The CPP Investment Board has been investing 80% of its cash flow in a fund that substantially replicates the TSE 300 index, with the remainder invested in two foreign stock index funds. Nortel has accounted for about one-third of the TSE 300 index in recent months, therefore, about one-quarter of the CPP Investment Board’s assets were invested in one security.

Until recently, the CPP Investment Board was required to invest in Canadian stocks through funds that substantially replicated stock exchange indices. In late August, 2000, the federal and provincial governments finalized an amendment that allows the CPP Investment Board to invest actively as much as 50% of its Canadian equities. As a result of the amended regulation, the CPP Investment Board reduced its Nortel portfolio weight to approximately 14%, the lowest level possible under its asset allocation policy and the amended regulation.

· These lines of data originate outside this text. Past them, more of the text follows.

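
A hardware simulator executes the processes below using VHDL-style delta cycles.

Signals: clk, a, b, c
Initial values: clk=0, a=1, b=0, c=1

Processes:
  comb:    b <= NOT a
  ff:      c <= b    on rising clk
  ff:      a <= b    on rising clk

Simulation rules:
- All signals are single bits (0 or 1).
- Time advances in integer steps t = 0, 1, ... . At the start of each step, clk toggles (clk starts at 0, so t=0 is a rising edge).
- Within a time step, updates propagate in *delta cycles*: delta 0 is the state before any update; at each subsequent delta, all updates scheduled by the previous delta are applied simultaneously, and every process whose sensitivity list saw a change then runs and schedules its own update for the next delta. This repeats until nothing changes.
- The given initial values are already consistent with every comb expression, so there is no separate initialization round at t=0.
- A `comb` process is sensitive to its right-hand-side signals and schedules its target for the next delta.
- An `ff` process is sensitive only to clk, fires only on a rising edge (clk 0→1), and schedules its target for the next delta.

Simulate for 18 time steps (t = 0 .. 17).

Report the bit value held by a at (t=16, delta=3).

[bits: a,b,c,clk]
t=0: Δ0=1010 Δ1=1011 Δ2=0001 Δ3=0101 | 3Δ
t=1: Δ0=0101 Δ1=0100 | 1Δ
t=2: Δ0=0100 Δ1=0101 Δ2=1111 Δ3=1011 | 3Δ
t=3: Δ0=1011 Δ1=1010 | 1Δ
t=4: Δ0=1010 Δ1=1011 Δ2=0001 Δ3=0101 | 3Δ
t=5: Δ0=0101 Δ1=0100 | 1Δ
t=6: Δ0=0100 Δ1=0101 Δ2=1111 Δ3=1011 | 3Δ
t=7: Δ0=1011 Δ1=1010 | 1Δ
t=8: Δ0=1010 Δ1=1011 Δ2=0001 Δ3=0101 | 3Δ
t=9: Δ0=0101 Δ1=0100 | 1Δ
t=10: Δ0=0100 Δ1=0101 Δ2=1111 Δ3=1011 | 3Δ
t=11: Δ0=1011 Δ1=1010 | 1Δ
t=12: Δ0=1010 Δ1=1011 Δ2=0001 Δ3=0101 | 3Δ
t=13: Δ0=0101 Δ1=0100 | 1Δ
t=14: Δ0=0100 Δ1=0101 Δ2=1111 Δ3=1011 | 3Δ
t=15: Δ0=1011 Δ1=1010 | 1Δ
t=16: Δ0=1010 Δ1=1011 Δ2=0001 Δ3=0101 | 3Δ
t=17: Δ0=0101 Δ1=0100 | 1Δ

0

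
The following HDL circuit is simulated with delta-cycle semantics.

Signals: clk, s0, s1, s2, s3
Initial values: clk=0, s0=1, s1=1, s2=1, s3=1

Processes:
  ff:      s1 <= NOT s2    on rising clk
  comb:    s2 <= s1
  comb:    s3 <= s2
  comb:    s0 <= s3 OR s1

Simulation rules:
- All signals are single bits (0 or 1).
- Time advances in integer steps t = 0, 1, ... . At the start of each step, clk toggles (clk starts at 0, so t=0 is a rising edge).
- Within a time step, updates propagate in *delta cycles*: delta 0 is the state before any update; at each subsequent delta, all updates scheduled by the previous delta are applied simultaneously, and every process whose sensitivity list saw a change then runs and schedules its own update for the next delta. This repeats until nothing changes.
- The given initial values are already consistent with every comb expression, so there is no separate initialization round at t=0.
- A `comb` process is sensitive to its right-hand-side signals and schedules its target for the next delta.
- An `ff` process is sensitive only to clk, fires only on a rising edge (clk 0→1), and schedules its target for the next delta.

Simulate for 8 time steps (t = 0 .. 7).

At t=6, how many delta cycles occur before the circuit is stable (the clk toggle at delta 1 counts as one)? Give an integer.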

“This initiative reduces the concentration in the security that has dominated the TSE 300 index because of its remarkable success,” commented John A. MacNaughton, CPP Investment Board president and chief executive officer. “Our Nortel position has served us well. Our decision to reduce our investment is based on a core principle of prudent risk management, namely to limit portfolio exposure to any single stock. We have not taken a view on Nortel itself.”
MacNaughton added that as the CPP Investment Board’s policy is to invest no more than 10% of its portfolio at market value in a single security, it will reduce the Nortel position further when changes to the regulation permit.

At the end of June, the CPP Investment Board had $4.8-billion of assets, all invested in equities. Within the decade, it expects to have more than $100-billion in assets.